The survey, run by the Trades Union Congress (TUC) and parenthood campaigner, Mother Pukka, asked working mothers to share their experiences of the latest round of lockdown and school closures. The survey sought to understand how mothers were juggling the dual demands of work and childcare during this set of restrictions.
Over 50,000 mums got in touch, with just over 70% reporting that their request to be furloughed had been refused. Almost four out of five (78%) working mothers have never had furlough offered to them and two out of five (40%) had no idea that parents who had been impacted by the closure of educational and childcare settings (nurseries) could participate in the furlough programme. The Government have decreed that parents and carers can request furlough if your parental and caring responsibilities – as a consequence of the coronavirus – mean that you cannot work in work or from home or if you need to temporarily reduce your working hours as a result.
The Government created the Furlough Scheme in order to prevent widespread layoffs and redundancies as a result of the coronavirus. It has been extended a number of times and is due to run, currently, to the end of April 2021. This means that employers can furlough staff who are unable to work because of coronavirus restrictions-related childcare issues. However, the TUC is reporting that working mothers are missing out on furlough because they are not aware of the scheme and it is not been actively promoted to them as an option.
Almost all of the survey respondents reported increased anxiety levels during the latest lockdown, with nine out of ten feeling greater levels of stress. Almost half (48%) said that they were worried that their status as parents would mean that they would be penalised by employers because of their increased childcare responsibilities. A quarter of working mothers were balancing childcare needs by using their annual leave, although 18% had been able to reduce their hours and under 10% (7%) have had to take unpaid leave from work to manage. Almost half (44%) of those who responded were fearful of that taking time off work would negatively affect their family finances.

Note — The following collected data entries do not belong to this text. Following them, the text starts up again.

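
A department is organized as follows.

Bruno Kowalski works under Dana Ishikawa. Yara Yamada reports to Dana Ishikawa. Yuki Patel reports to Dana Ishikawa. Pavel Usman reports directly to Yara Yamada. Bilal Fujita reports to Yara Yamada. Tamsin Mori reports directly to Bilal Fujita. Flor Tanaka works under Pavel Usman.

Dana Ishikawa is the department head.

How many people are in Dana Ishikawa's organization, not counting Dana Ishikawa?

Dana Ishikawa directly manages Bruno Kowalski, Yara Yamada, Yuki Patel. Bruno Kowalski has no reports. Under Yara Yamada: Bilal Fujita, Tamsin Mori, Pavel Usman, Flor Tanaka (4). Yuki Patel has no reports. So Dana Ishikawa's organization is 3 direct reports plus everyone under them: 1 + 5 + 1 = 7.

7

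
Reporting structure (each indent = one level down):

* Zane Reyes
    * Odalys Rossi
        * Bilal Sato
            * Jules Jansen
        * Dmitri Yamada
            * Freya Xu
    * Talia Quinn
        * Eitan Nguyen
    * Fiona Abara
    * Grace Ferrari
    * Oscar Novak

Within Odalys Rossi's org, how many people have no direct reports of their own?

2

The people in Odalys Rossi's organization with no one reporting to them are Freya Xu, Jules Jansen. That is 2.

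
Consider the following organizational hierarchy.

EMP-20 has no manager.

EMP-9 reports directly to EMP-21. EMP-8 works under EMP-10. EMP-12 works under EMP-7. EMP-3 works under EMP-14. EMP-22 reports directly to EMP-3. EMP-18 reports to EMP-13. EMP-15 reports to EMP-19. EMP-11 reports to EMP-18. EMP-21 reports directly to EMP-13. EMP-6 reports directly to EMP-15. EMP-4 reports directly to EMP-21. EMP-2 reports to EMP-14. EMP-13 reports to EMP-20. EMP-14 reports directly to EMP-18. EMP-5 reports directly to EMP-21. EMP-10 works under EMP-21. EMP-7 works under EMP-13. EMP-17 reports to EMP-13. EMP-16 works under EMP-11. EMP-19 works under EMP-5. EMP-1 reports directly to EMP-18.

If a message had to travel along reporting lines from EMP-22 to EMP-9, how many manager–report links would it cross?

6

EMP-22 is 4 levels below EMP-13, and EMP-9 is 2 levels below EMP-13 (their lowest common manager). The shortest path runs up from EMP-22 to EMP-13 and back down to EMP-9: 4 + 2 = 6 links.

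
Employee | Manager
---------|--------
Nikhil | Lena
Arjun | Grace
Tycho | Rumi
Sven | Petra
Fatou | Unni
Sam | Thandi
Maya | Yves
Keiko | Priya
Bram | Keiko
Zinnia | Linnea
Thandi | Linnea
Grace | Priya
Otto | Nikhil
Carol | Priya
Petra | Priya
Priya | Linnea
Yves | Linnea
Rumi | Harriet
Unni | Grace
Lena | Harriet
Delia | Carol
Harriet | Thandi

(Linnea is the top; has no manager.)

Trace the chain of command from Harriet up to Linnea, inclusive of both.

Harriet reports to Thandi. Thandi reports to Linnea. Linnea is at the top.

Harriet -> Thandi -> Linnea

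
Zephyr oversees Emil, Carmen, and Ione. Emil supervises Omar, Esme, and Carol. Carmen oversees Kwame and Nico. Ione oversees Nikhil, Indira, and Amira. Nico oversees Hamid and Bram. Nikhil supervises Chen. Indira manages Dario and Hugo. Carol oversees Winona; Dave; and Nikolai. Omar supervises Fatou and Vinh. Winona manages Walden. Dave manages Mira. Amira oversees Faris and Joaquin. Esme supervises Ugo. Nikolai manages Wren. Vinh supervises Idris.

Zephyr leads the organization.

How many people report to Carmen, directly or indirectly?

4

Carmen directly manages Nico, Kwame. Under Nico: Bram, Hamid (2). Kwame has no reports. So Carmen's organization is 2 direct reports plus everyone under them: 3 + 1 = 4.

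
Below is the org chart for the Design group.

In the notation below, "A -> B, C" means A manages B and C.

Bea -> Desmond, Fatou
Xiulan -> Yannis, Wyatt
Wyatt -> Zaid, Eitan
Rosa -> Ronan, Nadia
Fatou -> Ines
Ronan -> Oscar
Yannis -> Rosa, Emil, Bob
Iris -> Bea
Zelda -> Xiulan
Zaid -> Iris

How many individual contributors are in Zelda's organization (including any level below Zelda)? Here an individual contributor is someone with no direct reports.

The people in Zelda's organization with no one reporting to them are Eitan, Ines, Desmond, Bob, Emil, Nadia, Oscar. That is 7.

7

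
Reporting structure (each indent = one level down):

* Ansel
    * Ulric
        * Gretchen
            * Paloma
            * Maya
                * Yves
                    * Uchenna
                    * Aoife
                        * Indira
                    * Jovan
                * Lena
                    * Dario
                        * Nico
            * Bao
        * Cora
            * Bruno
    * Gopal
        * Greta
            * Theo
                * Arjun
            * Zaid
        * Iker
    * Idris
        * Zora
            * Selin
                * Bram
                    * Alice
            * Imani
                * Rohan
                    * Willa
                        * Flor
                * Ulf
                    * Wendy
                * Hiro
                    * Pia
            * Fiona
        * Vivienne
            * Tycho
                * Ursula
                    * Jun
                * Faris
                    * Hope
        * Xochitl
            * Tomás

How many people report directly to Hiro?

1

Hiro directly manages Pia. That is 1 direct report.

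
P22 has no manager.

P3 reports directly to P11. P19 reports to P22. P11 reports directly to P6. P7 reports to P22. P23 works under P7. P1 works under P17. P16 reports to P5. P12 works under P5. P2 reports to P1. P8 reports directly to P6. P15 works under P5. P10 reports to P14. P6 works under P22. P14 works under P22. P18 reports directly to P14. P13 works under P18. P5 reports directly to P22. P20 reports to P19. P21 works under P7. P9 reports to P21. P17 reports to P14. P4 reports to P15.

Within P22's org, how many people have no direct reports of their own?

The people in P22's organization with no one reporting to them are P12, P4, P16, P3, P8, P20, P10, P2, P13, P23, P9. That is 11.

11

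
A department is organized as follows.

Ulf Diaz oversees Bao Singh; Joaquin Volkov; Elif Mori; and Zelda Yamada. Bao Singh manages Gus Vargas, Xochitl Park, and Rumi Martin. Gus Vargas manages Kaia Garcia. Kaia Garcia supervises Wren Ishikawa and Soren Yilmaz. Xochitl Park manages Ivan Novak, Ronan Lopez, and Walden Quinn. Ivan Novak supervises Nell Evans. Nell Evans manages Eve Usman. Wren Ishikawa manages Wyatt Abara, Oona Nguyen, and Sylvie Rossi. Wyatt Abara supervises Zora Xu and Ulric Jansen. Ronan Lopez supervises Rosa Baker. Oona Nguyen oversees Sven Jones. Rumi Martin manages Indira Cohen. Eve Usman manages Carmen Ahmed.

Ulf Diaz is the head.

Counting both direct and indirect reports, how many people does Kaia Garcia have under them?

Kaia Garcia directly manages Wren Ishikawa, Soren Yilmaz. Under Wren Ishikawa: Sylvie Rossi, Oona Nguyen, Sven Jones, Wyatt Abara, Ulric Jansen, Zora Xu (6). Soren Yilmaz has no reports. So Kaia Garcia's organization is 2 direct reports plus everyone under them: 7 + 1 = 8.

8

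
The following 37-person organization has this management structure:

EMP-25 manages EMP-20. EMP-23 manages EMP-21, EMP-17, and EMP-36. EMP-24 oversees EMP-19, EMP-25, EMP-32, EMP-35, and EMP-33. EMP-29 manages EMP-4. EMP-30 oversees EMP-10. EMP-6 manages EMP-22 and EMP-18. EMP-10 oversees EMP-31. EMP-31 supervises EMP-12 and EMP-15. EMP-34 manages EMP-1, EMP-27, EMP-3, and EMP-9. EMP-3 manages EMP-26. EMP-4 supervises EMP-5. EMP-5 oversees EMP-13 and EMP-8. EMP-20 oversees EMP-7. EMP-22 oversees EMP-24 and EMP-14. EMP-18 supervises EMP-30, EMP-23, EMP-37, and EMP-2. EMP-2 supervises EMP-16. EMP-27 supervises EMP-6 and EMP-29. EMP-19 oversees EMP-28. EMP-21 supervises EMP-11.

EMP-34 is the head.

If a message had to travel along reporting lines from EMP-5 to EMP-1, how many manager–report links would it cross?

EMP-5 is 4 levels below EMP-34, and EMP-1 is 1 level below EMP-34 (their lowest common manager). The shortest path runs up from EMP-5 to EMP-34 and back down to EMP-1: 4 + 1 = 5 links.

5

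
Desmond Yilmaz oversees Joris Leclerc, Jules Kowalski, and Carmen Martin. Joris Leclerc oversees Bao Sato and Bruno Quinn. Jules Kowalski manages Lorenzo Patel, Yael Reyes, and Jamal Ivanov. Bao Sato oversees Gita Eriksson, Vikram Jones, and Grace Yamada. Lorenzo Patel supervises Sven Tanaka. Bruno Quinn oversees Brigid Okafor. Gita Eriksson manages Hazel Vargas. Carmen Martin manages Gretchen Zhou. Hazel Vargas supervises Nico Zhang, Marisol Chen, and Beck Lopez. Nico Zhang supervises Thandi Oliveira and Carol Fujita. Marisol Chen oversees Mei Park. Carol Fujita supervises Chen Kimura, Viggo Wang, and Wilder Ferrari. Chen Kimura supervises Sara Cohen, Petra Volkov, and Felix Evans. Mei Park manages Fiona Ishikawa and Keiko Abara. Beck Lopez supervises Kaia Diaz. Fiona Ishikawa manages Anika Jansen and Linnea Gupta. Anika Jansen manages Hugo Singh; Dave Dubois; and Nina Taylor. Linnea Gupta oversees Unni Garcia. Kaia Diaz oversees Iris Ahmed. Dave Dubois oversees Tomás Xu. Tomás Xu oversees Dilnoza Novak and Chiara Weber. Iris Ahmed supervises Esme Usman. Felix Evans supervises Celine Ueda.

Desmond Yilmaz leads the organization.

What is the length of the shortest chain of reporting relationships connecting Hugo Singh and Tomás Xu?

Hugo Singh is 1 level below Anika Jansen, and Tomás Xu is 2 levels below Anika Jansen (their lowest common manager). The shortest path runs up from Hugo Singh to Anika Jansen and back down to Tomás Xu: 1 + 2 = 3 links.

3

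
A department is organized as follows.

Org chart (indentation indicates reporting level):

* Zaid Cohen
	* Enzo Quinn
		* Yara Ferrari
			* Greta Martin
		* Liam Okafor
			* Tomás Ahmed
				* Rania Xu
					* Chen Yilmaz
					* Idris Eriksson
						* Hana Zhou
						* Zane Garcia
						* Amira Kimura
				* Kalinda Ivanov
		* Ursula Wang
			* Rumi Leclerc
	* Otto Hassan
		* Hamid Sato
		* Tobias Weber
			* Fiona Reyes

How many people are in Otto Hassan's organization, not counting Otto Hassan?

Otto Hassan directly manages Hamid Sato, Tobias Weber. Hamid Sato has no reports. Under Tobias Weber: Fiona Reyes (1). So Otto Hassan's organization is 2 direct reports plus everyone under them: 1 + 2 = 3.

3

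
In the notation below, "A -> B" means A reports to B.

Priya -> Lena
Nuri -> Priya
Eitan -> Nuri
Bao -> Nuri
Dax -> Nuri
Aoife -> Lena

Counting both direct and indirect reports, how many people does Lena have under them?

Lena directly manages Priya, Aoife. Under Priya: Nuri, Dax, Bao, Eitan (4). Aoife has no reports. So Lena's organization is 2 direct reports plus everyone under them: 5 + 1 = 6.

6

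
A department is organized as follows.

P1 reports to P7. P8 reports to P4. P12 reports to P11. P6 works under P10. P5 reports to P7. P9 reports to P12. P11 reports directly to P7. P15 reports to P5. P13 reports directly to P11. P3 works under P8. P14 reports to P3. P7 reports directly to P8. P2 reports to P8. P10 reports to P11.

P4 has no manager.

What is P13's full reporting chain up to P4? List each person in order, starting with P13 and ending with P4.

P13 -> P11 -> P7 -> P8 -> P4

P13 reports to P11. P11 reports to P7. P7 reports to P8. P8 reports to P4. P4 is at the top.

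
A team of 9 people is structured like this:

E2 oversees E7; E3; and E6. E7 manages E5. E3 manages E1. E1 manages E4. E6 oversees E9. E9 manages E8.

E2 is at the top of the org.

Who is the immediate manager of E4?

E1

E4 reports directly to E1.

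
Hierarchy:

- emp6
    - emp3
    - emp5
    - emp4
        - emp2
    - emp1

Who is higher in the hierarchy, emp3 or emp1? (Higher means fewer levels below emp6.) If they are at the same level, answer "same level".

Both emp3 and emp1 are 1 level below emp6.

same level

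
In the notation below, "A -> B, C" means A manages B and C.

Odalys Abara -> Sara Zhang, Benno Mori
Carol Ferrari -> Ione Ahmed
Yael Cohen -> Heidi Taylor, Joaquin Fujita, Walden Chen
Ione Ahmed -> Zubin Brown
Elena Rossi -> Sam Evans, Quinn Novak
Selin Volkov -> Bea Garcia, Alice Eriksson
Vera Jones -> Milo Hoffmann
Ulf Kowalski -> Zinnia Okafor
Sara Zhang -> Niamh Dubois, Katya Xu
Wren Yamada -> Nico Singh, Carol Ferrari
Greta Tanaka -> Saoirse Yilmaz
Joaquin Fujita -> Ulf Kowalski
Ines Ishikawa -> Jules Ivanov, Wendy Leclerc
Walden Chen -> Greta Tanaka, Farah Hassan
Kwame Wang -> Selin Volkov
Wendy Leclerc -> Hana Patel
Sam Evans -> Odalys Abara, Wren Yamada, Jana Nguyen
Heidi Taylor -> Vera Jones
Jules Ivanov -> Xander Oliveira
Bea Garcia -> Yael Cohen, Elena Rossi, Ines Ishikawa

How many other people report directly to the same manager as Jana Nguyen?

2

Jana Nguyen reports to Sam Evans. Sam Evans's other direct reports are Odalys Abara, Wren Yamada — 2 peers.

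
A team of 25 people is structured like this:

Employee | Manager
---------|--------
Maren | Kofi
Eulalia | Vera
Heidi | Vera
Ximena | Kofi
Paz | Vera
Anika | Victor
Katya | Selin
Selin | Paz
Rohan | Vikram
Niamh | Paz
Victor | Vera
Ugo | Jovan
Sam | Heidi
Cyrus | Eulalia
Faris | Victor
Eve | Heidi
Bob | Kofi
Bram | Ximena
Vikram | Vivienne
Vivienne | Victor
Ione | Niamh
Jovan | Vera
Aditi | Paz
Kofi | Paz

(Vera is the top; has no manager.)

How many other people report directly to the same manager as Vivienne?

Vivienne reports to Victor. Victor's other direct reports are Anika, Faris — 2 peers.

2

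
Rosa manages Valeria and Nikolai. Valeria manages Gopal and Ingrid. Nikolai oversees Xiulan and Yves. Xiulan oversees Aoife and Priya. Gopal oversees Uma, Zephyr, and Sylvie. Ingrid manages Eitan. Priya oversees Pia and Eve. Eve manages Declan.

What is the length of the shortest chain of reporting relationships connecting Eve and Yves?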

In an attempt to help working mums, the TUC is calling on the Government to issue greater protection and bring in the right for sectors of society, who cannot work because of coronavirus restrictions, to be offered furlough. As well as parents, this also includes those who are shielding and deemed to be clinically extremely vulnerable. The TUC does also ask that other options are explored first – including changes to working hours, paid leave, a change of work responsibilities and carrying out their job from home – before being furloughed as the last option.
The TUC is specifically lobbying the government to introduce the following additional rights on a temporary basis:
- The right to flexible working for parents
- Parents to be given ten days’ paid carers’ leave
- Increased sick pay to match the Living Wage across the board so that they can afford to self-isolate if required to
- Access to the Self-Employment Income Support Scheme for parents who have recently become self-employed
Are you a working parent? Here’s what you need to do…
Make sure that you know your rights under the coronavirus job retention scheme. These may be different to your rights under normal circumstances so do check the UK government website to check your latest rights.
When you are familiar with your rights, talk to your employer about what options they could offer you. You can discuss flexibility within your role, for example reduced working hours, additional paid leave, working from home or changing responsibilities.
The Treasury is calling upon employers to make fair and responsible decisions, citing that employers do know that they can furlough employees who have childcare issues, due to school closures, as well as those who are shielding.